Kemal Sarıkartal ile sosyal medyada tanıştık. “Adresini ver, sana kitaplarımı yollayacağım Mine’ciğim.” diye mesaj attığında utanmıştım.
Ben temin ederim, gerek yok Kemal ağabey desem de dinlememiş, kitaplarını imzalayıp gönderme nezaketinde bulunmuştu. Keyifle ve merakla okumuştum.
Sivas’ın yetiştirdiği yüzlerce yazar ve şairden biriydi. Duygu yüklü üslubu ile dili daha çok ozanları andırıyordu. Onunla yüz yüze görüşmesem de hayalimde çağdaş bir ozan olarak canlandı.
Telefon görüşmelerimizden epey keyif aldım. Çünkü bu hayatta her zaman nokta ve virgülden, yeni çıkacak kitabın kapağından, sayfa düzeninden, yazma serüveninizden bahsedecek insanlarla karşılaşamıyorsunuz. Onlara benzer ruh hâlinizle, yazmaktan ötürü aynılaşmış mizacınızla, günlük rutininizle ilgili sohbetler edemiyorsunuz.
Hastalarını anlatan doktorlar; öğrencilerini anlatan öğretmenler; davalardan, zaman aşımından, müvekkillerinden bahseden avukatlar gibi kitaplarımızı, okurları, hangisini kaç zamanda yazdığımızı anlattık.
Daha önceki kitabı “Anılarla Anadolu'da Yaşadım” gezi-anı türünde kaleme alınmış, akıcı ve saf bir Türkçe ile yazılmıştı. Kullanılan dildeki en önemli, en dikkat çeken şey, unutulmaya yüz tutmuş yerel deyimlerin, sıfatların, isimlerin zenginliğiydi. Bu yönüyle kitap, Anadolu kırsalının hafızası niteliğinde ve adeta bir arşivdi.
Son çıkan kitabı “İz Bırakan Ustalar ”da ise yazarın hayatında yer almış ya da bir şekilde ona temas edip zihninde ve kalbinde iz bırakmış insanların iyilikleri, güç yaşamları ve başarıları kaleme alınmış.
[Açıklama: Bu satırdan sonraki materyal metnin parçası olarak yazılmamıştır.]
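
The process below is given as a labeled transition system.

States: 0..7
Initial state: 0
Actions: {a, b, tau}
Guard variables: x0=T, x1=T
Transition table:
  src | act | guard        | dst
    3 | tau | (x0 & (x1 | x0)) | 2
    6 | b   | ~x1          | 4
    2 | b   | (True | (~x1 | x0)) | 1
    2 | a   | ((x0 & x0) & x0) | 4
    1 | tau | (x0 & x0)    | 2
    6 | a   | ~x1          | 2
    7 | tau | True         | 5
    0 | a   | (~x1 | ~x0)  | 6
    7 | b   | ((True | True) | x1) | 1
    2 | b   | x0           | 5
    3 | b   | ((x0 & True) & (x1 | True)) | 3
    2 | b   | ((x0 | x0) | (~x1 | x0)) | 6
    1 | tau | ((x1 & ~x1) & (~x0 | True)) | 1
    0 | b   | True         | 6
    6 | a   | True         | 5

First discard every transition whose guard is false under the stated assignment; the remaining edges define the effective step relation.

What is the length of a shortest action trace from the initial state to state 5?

Answer: 2

Analysis:
Layered search for 5:
  depth 0: {0}
  depth 1: {6}
  depth 2: {5}
5 enters at depth 2; path b·a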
Ağabeyim Kemal Sarıkartal lütfetmiş, sadece yazmak ve okumakla geçen sıkıcı hayatıma kitabında yer vermekte bir sakınca görmemiş. Teşekkür ettikten sonra en çok dikkatimi çeken kısmı alıntılamak istiyorum:
“…Genç öğretmen İsmet ‘Ben sizin köyün yeni öğretmeniyim.’ dedi. Zerkliler ceketlerinin önünü ilikleyip, ‘Hoş geldiniz Muallim Bey.’ dediler. Takvimler 19 Eylül 1962’yi gösteriyordu. Sarı öküzlerin sürüklendiği bulgur arabasıyla, akşam karanlığında Zerk’e vardılar. Yeşil boyalı kanatlı kapıdan yukarı çıktığında, mum sekili muhteşem bir odaya misafir oldu. Yukarıda asılı olan lüks indirildi, gaz yağı dolduruldu, ispirto ile ateşlendi. Yer sofrası kuruldu; yufka ekmek, koyun yoğurdu, kaygana, bulgur pilavı sofraya getirildi. Misafir olduğu evde eline sabun verildi, ibrikle su döküp peşkir uzatıldı. Akşam radyonun kulağı büküldü… İsmet Öğretmen sevmişti Zerk’in soğuk suyunu, pilavını, yufkasını, Hacı Tunç’un konağında küçük bardakla içilen rakıyı…1964 öğretim yılı bittiğinde bu güzellikleri bu özgür yaşamı bırakıp köylülerle vedalaşıp hüzünle ayrıldı… İsmet Öğretmen Sendikacılığının en üst düzey yöneticisi oldu. Her sıkıyönetimde, her darbede içeri alınıyordu. Karakol mahzenlerinde, malum yerde cop darbeleri ve zindanlar görüyordu. Gençliğinin en güzel günlerini çift camların arkasında geçirdi… s.117-120”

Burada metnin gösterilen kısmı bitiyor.